What else is happening in the pages of our favorite comics? We’ll tell you. Welcome to Monday Funnies, Polygon’s weekly list of the books that our comics editor enjoyed this past week. It’s part society pages of superhero lives, part reading recommendations, part “look at this cool art.” There may be some spoilers. There may not be enough context. But there will be great comics. (And if you missed the last edition, read this.)
In this week’s Venom, Eddie Brock had a conversation with a cosmic being — in the form of a severed floating hand that could answer one question for each of its fingers — about who he is. Venom, co-written by Al Ewing and Ram V, with this issue drawn by Cafu, has made that a central theme for Eddie, who is on a dark Everything Everywhere All at Once-style time-travel adventure meeting his future selves, realizing he’s already become a few of them, and earning the ire of the implacable Meridus, who claims to be his own ultimate incarnation.
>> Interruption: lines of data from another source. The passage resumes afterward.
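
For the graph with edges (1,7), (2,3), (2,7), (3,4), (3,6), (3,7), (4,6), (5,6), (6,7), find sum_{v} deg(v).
18 (handshake: sum of degrees = 2|E| = 2 x 9 = 18)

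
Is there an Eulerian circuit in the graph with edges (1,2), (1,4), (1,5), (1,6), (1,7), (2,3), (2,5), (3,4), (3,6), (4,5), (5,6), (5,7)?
No (6 vertices have odd degree: {1, 2, 3, 4, 5, 6}; Eulerian circuit requires 0)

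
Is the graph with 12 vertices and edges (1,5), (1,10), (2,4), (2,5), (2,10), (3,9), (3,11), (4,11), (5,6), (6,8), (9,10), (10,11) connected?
No, it has 3 components: {1, 2, 3, 4, 5, 6, 8, 9, 10, 11}, {7}, {12}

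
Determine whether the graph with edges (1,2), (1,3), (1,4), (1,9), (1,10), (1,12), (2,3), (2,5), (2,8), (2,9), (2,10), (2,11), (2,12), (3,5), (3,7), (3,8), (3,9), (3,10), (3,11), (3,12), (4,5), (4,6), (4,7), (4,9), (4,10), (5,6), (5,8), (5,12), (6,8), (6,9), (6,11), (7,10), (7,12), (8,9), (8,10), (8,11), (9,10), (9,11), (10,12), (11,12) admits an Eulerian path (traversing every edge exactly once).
No (4 vertices have odd degree: {3, 6, 8, 12}; Eulerian path requires 0 or 2)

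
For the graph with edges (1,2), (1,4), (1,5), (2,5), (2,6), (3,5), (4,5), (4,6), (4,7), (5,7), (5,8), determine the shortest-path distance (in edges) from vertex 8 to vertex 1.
2 (path: 8 -> 5 -> 1, 2 edges)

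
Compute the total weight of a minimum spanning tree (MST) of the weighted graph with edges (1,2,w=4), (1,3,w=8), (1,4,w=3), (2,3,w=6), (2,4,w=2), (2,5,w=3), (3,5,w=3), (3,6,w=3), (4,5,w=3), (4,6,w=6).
14 (MST edges: (1,4,w=3), (2,4,w=2), (2,5,w=3), (3,5,w=3), (3,6,w=3); sum of weights 3 + 2 + 3 + 3 + 3 = 14)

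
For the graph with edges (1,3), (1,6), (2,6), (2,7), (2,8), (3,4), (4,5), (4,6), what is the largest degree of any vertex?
3 (attained at vertices 2, 4, 6)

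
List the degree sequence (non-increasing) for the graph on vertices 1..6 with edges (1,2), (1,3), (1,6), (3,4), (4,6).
[3, 2, 2, 2, 1, 0] (degrees: deg(1)=3, deg(2)=1, deg(3)=2, deg(4)=2, deg(5)=0, deg(6)=2)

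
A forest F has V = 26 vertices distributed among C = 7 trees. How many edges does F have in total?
19 (Each of the 7 component trees on V_i vertices has V_i - 1 edges; summing gives V - C = 26 - 7 = 19)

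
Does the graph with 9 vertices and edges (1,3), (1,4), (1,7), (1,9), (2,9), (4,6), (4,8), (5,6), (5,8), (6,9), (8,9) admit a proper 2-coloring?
Yes. Partition: {1, 2, 6, 8}, {3, 4, 5, 7, 9}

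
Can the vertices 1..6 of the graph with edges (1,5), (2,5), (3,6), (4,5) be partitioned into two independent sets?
Yes. Partition: {1, 2, 3, 4}, {5, 6}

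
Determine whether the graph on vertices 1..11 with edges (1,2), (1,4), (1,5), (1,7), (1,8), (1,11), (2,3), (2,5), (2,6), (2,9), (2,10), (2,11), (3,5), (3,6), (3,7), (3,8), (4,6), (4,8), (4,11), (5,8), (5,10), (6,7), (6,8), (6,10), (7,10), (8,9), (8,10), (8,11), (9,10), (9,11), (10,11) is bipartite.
No (odd cycle of length 3: 8 -> 1 -> 4 -> 8)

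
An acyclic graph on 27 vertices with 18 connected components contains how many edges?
9 (Each of the 18 component trees on V_i vertices has V_i - 1 edges; summing gives V - C = 27 - 18 = 9)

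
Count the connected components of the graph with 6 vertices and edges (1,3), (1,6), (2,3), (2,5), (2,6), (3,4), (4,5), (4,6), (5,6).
1 (components: {1, 2, 3, 4, 5, 6})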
It turns out Meridus isn’t Eddie’s ultimate incarnation — this floating hand is. And the King in Black, a cosmic role Eddie stepped into shortly before the series began, is actually the opposite of one of Marvel’s most detached and powerful group cosmic muckety mucks, the Beyonders. The Beyonders are beyond matter, beyond physical existence, beyond the body, while the King in Black is nothing but embodiment at the most fundamental level, matter at its most simple and versatile — a vast psychic network of goo that can become anything.
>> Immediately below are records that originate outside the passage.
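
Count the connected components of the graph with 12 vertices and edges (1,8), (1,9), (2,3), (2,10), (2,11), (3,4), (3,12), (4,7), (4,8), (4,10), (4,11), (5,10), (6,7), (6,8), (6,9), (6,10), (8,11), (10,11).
1 (components: {1, 2, 3, 4, 5, 6, 7, 8, 9, 10, 11, 12})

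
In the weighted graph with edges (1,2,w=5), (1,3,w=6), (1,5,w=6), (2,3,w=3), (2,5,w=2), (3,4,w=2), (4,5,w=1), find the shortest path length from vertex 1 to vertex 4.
7 (path: 1 -> 5 -> 4; weights 6 + 1 = 7)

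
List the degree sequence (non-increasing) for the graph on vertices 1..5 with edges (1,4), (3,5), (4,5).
[2, 2, 1, 1, 0] (degrees: deg(1)=1, deg(2)=0, deg(3)=1, deg(4)=2, deg(5)=2)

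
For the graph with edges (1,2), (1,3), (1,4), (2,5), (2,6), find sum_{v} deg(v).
10 (handshake: sum of degrees = 2|E| = 2 x 5 = 10)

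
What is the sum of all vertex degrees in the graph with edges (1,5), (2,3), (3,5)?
6 (handshake: sum of degrees = 2|E| = 2 x 3 = 6)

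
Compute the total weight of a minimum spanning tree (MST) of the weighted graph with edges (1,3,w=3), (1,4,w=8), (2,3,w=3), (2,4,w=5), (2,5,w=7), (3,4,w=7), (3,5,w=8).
18 (MST edges: (1,3,w=3), (2,3,w=3), (2,4,w=5), (2,5,w=7); sum of weights 3 + 3 + 5 + 7 = 18)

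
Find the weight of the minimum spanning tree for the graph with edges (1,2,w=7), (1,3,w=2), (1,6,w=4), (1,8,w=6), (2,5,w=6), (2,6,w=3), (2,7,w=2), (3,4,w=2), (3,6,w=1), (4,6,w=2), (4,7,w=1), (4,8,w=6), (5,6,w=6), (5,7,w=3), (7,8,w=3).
14 (MST edges: (1,3,w=2), (2,7,w=2), (3,4,w=2), (3,6,w=1), (4,7,w=1), (5,7,w=3), (7,8,w=3); sum of weights 2 + 2 + 2 + 1 + 1 + 3 + 3 = 14)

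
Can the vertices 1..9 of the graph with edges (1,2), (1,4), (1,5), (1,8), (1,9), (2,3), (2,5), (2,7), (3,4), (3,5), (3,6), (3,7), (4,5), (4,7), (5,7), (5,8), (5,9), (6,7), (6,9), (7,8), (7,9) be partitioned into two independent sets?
No (odd cycle of length 3: 4 -> 1 -> 5 -> 4)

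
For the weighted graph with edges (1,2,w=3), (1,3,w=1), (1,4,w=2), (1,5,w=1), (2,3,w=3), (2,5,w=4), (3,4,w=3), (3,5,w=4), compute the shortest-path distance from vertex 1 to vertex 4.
2 (path: 1 -> 4; weights 2 = 2)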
This is all pretty far from the character’s Lethal Protector days on the streets of San Francisco, but not that far. After all, the Venom symbiote was originally found inside a Beyonder device. And Ewing brings it around to the core idea of Venom as Spider-Man’s opposite number. Instead of a guy who always does good in spite of being a habitual fuckup, he’s a guy whose habitual fuckups are habitually insurmountable. What does that guy do when given cosmic-level power? Does he fuck up the universe, or just fuck up his life?
Or does he reform his body with his superhero symbol on his own flesh chest and snarl that he’s gonna go fight his future self, as even the comic’s narration declares “To be punchtinued”? What a wonderful page.
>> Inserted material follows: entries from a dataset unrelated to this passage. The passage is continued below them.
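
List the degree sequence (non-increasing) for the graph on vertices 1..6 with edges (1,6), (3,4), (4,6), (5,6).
[3, 2, 1, 1, 1, 0] (degrees: deg(1)=1, deg(2)=0, deg(3)=1, deg(4)=2, deg(5)=1, deg(6)=3)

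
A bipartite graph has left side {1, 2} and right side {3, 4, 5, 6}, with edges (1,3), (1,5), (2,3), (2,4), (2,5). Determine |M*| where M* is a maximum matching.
2 (matching: (1,5), (2,4); upper bound min(|L|,|R|) = min(2,4) = 2)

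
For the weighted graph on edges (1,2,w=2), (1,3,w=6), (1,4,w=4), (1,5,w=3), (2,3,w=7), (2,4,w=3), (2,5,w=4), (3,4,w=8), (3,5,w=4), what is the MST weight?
12 (MST edges: (1,2,w=2), (1,5,w=3), (2,4,w=3), (3,5,w=4); sum of weights 2 + 3 + 3 + 4 = 12)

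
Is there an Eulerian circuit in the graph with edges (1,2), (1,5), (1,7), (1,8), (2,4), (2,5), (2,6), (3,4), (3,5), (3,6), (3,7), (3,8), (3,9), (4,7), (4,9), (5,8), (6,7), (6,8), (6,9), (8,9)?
No (2 vertices have odd degree: {6, 8}; Eulerian circuit requires 0)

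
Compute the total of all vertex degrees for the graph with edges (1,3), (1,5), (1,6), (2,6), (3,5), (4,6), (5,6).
14 (handshake: sum of degrees = 2|E| = 2 x 7 = 14)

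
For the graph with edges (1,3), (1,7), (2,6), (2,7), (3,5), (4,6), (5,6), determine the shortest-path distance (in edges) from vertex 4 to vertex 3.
3 (path: 4 -> 6 -> 5 -> 3, 3 edges)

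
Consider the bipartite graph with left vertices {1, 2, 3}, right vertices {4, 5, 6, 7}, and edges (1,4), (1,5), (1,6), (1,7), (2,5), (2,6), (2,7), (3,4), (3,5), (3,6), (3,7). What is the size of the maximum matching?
3 (matching: (1,7), (2,6), (3,5); upper bound min(|L|,|R|) = min(3,4) = 3)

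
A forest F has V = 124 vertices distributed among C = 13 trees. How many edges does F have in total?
111 (Each of the 13 component trees on V_i vertices has V_i - 1 edges; summing gives V - C = 124 - 13 = 111)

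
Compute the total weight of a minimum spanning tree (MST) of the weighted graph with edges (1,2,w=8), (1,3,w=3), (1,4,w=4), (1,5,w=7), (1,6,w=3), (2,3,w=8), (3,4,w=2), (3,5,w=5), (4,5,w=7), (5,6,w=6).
21 (MST edges: (1,2,w=8), (1,3,w=3), (1,6,w=3), (3,4,w=2), (3,5,w=5); sum of weights 8 + 3 + 3 + 2 + 5 = 21)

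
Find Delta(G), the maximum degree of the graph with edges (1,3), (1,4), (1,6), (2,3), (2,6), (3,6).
3 (attained at vertices 1, 3, 6)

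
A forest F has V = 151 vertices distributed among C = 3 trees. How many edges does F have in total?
148 (Each of the 3 component trees on V_i vertices has V_i - 1 edges; summing gives V - C = 151 - 3 = 148)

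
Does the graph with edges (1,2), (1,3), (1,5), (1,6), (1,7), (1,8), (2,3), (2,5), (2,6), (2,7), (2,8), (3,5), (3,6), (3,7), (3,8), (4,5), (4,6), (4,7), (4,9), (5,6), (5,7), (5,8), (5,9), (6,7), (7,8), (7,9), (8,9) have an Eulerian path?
Yes — and in fact it has an Eulerian circuit (the graph is connected and all 9 vertices have even degree)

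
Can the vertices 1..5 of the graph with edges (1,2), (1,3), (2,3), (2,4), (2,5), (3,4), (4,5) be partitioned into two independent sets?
No (odd cycle of length 3: 2 -> 1 -> 3 -> 2)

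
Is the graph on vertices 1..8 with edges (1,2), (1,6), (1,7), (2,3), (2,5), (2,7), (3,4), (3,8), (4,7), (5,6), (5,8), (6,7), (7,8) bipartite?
No (odd cycle of length 3: 7 -> 1 -> 6 -> 7)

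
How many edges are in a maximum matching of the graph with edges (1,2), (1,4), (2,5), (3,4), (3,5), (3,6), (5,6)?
3 (matching: (1,2), (3,4), (5,6); upper bound floor(n/2) = floor(6/2) = 3)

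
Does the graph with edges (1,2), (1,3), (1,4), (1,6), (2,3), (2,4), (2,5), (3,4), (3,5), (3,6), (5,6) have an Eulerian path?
No (4 vertices have odd degree: {3, 4, 5, 6}; Eulerian path requires 0 or 2)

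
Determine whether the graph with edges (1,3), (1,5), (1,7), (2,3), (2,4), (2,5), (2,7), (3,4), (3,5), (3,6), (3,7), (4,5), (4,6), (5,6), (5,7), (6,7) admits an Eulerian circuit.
No (2 vertices have odd degree: {1, 7}; Eulerian circuit requires 0)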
I’m running out of ways to say it: Poison Ivy is one of the best books on the stands today. It’s easy to recommend graphic novels like Ducks and long-form serialized superhero epics like Immortal Hulk — but Poison Ivy, written by G. Willow Wilson and drawn by Marcio Takara and various guest artists, is the best of serialized, monthly comics, weaving between short and long fiction, main plot and digression, but with consistent character and theme.
The character is obvious, and the theme is fuck capitalism, make human connections, eat the rich, delivered as softly and as insistently as the growth of a kudzu vine.
I don’t need a long explanation for this. In this week’s I Am Iron Man, Iron Man gets stuck at the bottom of the ocean and meets a sardine that’s been irradiated into a huge beast, Godzilla-style. I love Iron Man’s pouty little pose. I love this sardine.